Jepang Tingkatkan Pengakuan pada LGBT, Kini Diberi Status Khusus
·waktu baca 2 menit

Jepang meningkatkan pengakuan terhadap kaum LGBT. Pemerintah pada Selasa (1/11) mulai mengeluarkan sertifikat yang memberikan status khusus bagi pasangan sesama jenis yang tinggal bersama dan bekerja di Tokyo.
Sertifikat ini tidak bersifat melegalisasikan pernikahan sesama jenis, melainkan mempermudah pasangan LGBT agar diperlakukan sebagai pasangan legal dalam mengurusi berbagai layanan publik. Layanan ini termasuk perumahan, obat-obatan, dan kesehatan.
Salah satu distrik yang terkenal dengan pusat modenya di Tokyo, Shibuya, telah mempelopori adanya sistem tersebut sejak 2015.
Saat ini, lebih dari 200 otoritas lokal yang lebih kecil di Jepang telah mengarah ke pengakuan hubungan sesama jenis. Angka ini bertambah dari hasil yang diperoleh otoritas pada pekan lalu.
“Pada Jumat pagi, 137 pasangan telah mengajukan permohonan sertifikat,” kata Gubernur Tokyo Yuriko Koike, pada Jumat (28/10), seperti dikutip dari AFP.
Sekarang, lebih banyak perusahaan yang lebih toleransi dan terbuka terhadap pernikahan sesama jenis. Dan karakter gay dapat muncul di acara televisi lokal Jepang secara lebih leluasa.
Sebuah survei yang dirilis media lokal NHK pada 2021 menunjukkan, sebanyak 57 persen publik mendukung pernikahan sesama jenis, 37 persen lainnya mementang.
Harapannya, perkenalan adanya sertifikat pasangan sesama jenis ini akan membantu melawan tindakan diskriminasi atau penindasan terhadap kelompok LGBT di Jepang.
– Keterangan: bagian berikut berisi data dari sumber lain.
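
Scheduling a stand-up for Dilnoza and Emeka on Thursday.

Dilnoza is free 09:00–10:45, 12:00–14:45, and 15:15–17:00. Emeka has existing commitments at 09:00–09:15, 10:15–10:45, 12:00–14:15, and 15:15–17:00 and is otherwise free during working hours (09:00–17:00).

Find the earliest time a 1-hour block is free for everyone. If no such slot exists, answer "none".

Emeka free within 09:00–17:00: 09:15–10:15, 10:45–12:00, 14:15–15:15.
Dilnoza ∩ Emeka: 09:15–10:15, 14:15–14:45.
Windows ≥ 60 min: 09:15–10:15.
Earliest such window starts at 09:15.

09:15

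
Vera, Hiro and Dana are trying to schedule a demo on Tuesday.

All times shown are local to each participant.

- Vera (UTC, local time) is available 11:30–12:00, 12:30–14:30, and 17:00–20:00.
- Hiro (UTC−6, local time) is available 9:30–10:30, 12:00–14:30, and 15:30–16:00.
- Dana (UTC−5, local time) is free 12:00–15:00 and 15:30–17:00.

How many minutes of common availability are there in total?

Vera → UTC: 11:30–12:00, 12:30–14:30, 17:00–20:00.
Hiro → UTC: 15:30–16:30, 18:00–20:30, 21:30–22:00.
Dana → UTC: 17:00–20:00, 20:30–22:00.
Vera ∩ Hiro: 18:00–20:00.
Vera ∩ Hiro ∩ Dana: 18:00–20:00.
Total common minutes: 120.

120 minutes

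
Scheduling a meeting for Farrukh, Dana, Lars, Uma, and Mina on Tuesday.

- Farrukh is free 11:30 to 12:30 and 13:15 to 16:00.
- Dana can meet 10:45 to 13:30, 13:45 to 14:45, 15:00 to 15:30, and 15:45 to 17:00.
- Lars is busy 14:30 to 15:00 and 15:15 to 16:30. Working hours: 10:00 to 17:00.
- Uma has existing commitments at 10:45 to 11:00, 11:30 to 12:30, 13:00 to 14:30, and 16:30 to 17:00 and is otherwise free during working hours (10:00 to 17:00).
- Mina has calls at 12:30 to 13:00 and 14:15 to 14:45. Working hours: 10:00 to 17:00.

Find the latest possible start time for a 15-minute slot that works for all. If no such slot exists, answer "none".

Lars free within 10:00–17:00: 10:00–14:30, 15:00–15:15, 16:30–17:00.
Uma free within 10:00–17:00: 10:00–10:45, 11:00–11:30, 12:30–13:00, 14:30–16:30.
Mina free within 10:00–17:00: 10:00–12:30, 13:00–14:15, 14:45–17:00.
Farrukh ∩ Dana: 11:30–12:30, 13:15–13:30, 13:45–14:45, 15:00–15:30, 15:45–16:00.
Farrukh ∩ Dana ∩ Lars: 11:30–12:30, 13:15–13:30, 13:45–14:30, 15:00–15:15.
Farrukh ∩ Dana ∩ Lars ∩ Uma: 15:00–15:15.
Farrukh ∩ Dana ∩ Lars ∩ Uma ∩ Mina: 15:00–15:15.
Windows ≥ 15 min: 15:00–15:15.
Latest start in the last window 15:00–15:15 is 15:15 − 15 min = 15:00.

15:00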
Hal itu disampaikan oleh juru kampanye hak asasi LGBT, Soyoka Yamamoto, pada Selasa pekan ini.
“Melalui sistem sertifikat pasangan ini, saya sangat berharap kita dapat mempercepat upaya untuk menciptakan masyarakat di mana hak-hak minoritas seksual dapat dilindungi, dan dibuat lebih setara,” ungkap Yamamoto.
Yamamoto dan pasangannya, Yoriko, telah menerima sertifikat tersebut di hari yang sama.
Keduanya telah tinggal bersama (kohabitasi) selama lebih dari 10 tahun dan menyambut baik kebijakan terbaru pemerintah. Mereka menyebutnya sebagai langkah maju yang besar.
“Saya berharap kami sekarang dapat mengakses berbagai fasilitas dan layanan, tanpa harus menjelaskan hubungan kami,” kata Yoriko.
Meskipun status yang tertera di dalam sertifikat itu tidak memberikan hak hukum setara dengan pernikahan, namun hal ini juga disambut baik oleh pasangan laki-laki dan perempuan yang belum menikah. Dengan adanya sertifikat ini, maka mereka akan diperlakukan seperti pasangan yang telah legal di depan publik.